Have you ever wondered we say West HAM and East HAM, but talk of Dagen'um not DagenHAM – and, of course, New'um? The answer goes back over a thousand years, to two similar words in the Old English language, "ham", meaning a farm or settlement, and the much less common "hamm", denoting riverside grazing land.
We can trace Dagenham back thirteen hundred years, to 692 AD, when it was "Deccanhaam", the farm of somebody called Daecca. Waltham Abbey was named not after a person but from its location. It has the same origin as North and South Weald, which refer to forest. Thus Newham's next-door neighbour, Waltham Forest, means "forest place forest"!
You might think it's odd that a word referring to something so basic as a farm should have died out as Old English evolved into our modern form of speech. In fact, its influence is still around. We use a diminutive version: just as a piglet is a small pig, so a hamlet is a small settlement. And "ham" itself turned into a word that means a lot to us all. Through a process called vowel shift, it's become "home". We share the basic term with the Germans, but with them the vowel moved in a different direction, making their word for home "heim". North of the Border, poet Robert Burns used the traditional Scots form "hame". Maybe that sounds quaint to us Sassenachs, but the Scots word is probably closest to the original.
Sometimes "ham" was used as the first syllable of a place-name, often protectively padded with the letter P: Hampstead was the farm place, Hampton the farm enclosure. More often, "ham" was the final syllable, which probably explains how it's become gulped down to a mere 'um sound. There is an interesting variant in place–names like Corringham, referring to "the people of Curra". Here "ham" must describe the settlement of the followers of some Saxon chieftain, not just a small farm. An intriguing example is Nottingham. In 922 AD, the Anglo-Saxon Chronicle called it "Snotingaham" – the settlement of the followers of Snota. The letters –sn- are impossible to pronounce together in French, so the Normans dropped the S. Luckily, Snottingham became Nottingham.

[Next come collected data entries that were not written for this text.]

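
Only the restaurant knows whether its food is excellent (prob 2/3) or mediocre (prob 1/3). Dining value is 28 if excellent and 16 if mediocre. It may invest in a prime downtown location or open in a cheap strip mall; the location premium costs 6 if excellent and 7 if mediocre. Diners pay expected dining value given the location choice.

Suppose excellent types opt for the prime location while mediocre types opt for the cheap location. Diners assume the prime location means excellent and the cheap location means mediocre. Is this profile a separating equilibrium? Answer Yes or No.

No

Under these beliefs, the prime location earns price premium 28 and the cheap location earns price premium 16.
excellent: the prime location nets 28 − 6 = 22; the cheap location nets 16. excellent prefers the prime location.
mediocre: the prime location nets 28 − 7 = 21; the cheap location nets 16. mediocre would deviate to the prime location.
mediocre has a profitable deviation, so the profile is not an equilibrium.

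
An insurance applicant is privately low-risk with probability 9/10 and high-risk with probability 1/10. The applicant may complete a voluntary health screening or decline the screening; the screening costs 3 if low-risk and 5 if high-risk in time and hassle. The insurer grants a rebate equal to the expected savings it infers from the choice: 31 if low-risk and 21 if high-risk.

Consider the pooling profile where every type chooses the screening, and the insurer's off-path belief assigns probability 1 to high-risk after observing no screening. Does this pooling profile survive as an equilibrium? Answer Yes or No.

Yes

On path, the insurer holds the prior and pays 9/10·31 + 1/10·21 = 30. Off path (no screening), believing high-risk, it pays 21.
low-risk: the screening nets 30 − 3 = 27; no screening nets 21. low-risk stays.
high-risk: the screening nets 30 − 5 = 25; no screening nets 21. high-risk stays.
No type deviates, so pooling is sustained.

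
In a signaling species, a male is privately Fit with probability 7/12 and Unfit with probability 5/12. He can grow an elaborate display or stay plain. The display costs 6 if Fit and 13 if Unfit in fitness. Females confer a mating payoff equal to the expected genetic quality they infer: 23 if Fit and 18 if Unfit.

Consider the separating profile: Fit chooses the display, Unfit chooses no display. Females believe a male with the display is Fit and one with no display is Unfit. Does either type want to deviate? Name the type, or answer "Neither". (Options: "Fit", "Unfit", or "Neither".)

Fit

The display pays 23; no display pays 18.
Fit: assigned the display, nets 23 − 6 = 17; deviating to no display nets 18.
Unfit: assigned no display, nets 18; deviating to the display nets 23 − 13 = 10.
The Fit type gains 1 by deviating.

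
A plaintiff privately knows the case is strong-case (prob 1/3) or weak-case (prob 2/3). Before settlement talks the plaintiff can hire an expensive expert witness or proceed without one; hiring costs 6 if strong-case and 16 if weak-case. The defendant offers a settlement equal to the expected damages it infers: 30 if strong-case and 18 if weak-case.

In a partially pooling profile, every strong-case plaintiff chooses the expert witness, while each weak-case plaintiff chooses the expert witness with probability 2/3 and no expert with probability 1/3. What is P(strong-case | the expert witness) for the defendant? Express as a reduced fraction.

3/7

P(the expert witness) = (1/3)·1 + (2/3)·(2/3) = 7/9.
By Bayes' rule, P(strong-case | the expert witness) = (1/3) / (7/9) = 3/7.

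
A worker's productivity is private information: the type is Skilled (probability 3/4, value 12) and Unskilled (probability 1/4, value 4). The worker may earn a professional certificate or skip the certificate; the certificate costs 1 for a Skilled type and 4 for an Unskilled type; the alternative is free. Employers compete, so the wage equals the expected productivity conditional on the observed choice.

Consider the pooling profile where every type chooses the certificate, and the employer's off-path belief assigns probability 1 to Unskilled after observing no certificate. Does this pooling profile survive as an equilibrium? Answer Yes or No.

Yes

On path, the employer holds the prior and pays 3/4·12 + 1/4·4 = 10. Off path (no certificate), believing Unskilled, it pays 4.
Skilled: the certificate nets 10 − 1 = 9; no certificate nets 4. Skilled stays.
Unskilled: the certificate nets 10 − 4 = 6; no certificate nets 4. Unskilled stays.
No type deviates, so pooling is sustained.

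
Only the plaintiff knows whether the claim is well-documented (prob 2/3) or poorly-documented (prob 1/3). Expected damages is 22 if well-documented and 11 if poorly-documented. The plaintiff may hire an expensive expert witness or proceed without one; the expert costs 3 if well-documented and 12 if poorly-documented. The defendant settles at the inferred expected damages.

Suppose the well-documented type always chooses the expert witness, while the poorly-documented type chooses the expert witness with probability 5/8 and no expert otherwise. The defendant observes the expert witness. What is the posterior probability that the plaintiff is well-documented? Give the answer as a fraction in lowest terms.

P(the expert witness) = (2/3)·1 + (1/3)·(5/8) = 7/8.
By Bayes' rule, P(well-documented | the expert witness) = (2/3) / (7/8) = 16/21.

16/21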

East and West Ham weren't called after farms, but take their name from that similar but less common word, "hamm". The double-M suggests that it was more emphatically spoken. There are about a dozen other places called Ham across southern England, mostly small and low-lying, but all firmly pronounced. The best-known is Ham Common at Richmond-upon-Thames in south-west London. "Hamm" referred to grazing land, alongside the bend of a river. There's a similar word in Frisian, an ancient language of the Netherlands which resembles English. The bend of the Thames is still there. That specialised grazing land is now Silvertown and London City Airport. A recent housing development, Hamme Building at Royal Albert Wharf, happily revives the old name.
A document from the year 958 – over a thousand years ago – shows that Hamme was a single community. It had been split by the time of Domesday Book in 1086, but both parts shared the name, spelt "Hame". North of the pastureland there were woods – "frith" in Old English. They're recalled by Manor Park's Hamfrith Road. We first hear, in fake Latin, of "Westhamma" in 1186, and "Estham" in 1206. But even with those new names, local peasants knew they were talking about "hamm", describing grazing land, not the wobbly "ham" that referred to a farm and was swallowed at the end of a word. West Ham never degenerated into West'um.
Centuries later, we preserve that difference inherited from forgotten Old English speech – West HAM, East HAM. When the two were merged to form a London Borough in 1965, a neutral name was coined – New-HAM. But the half-mumbled "ham" was just too familiar, and so nowadays it's become New-'um!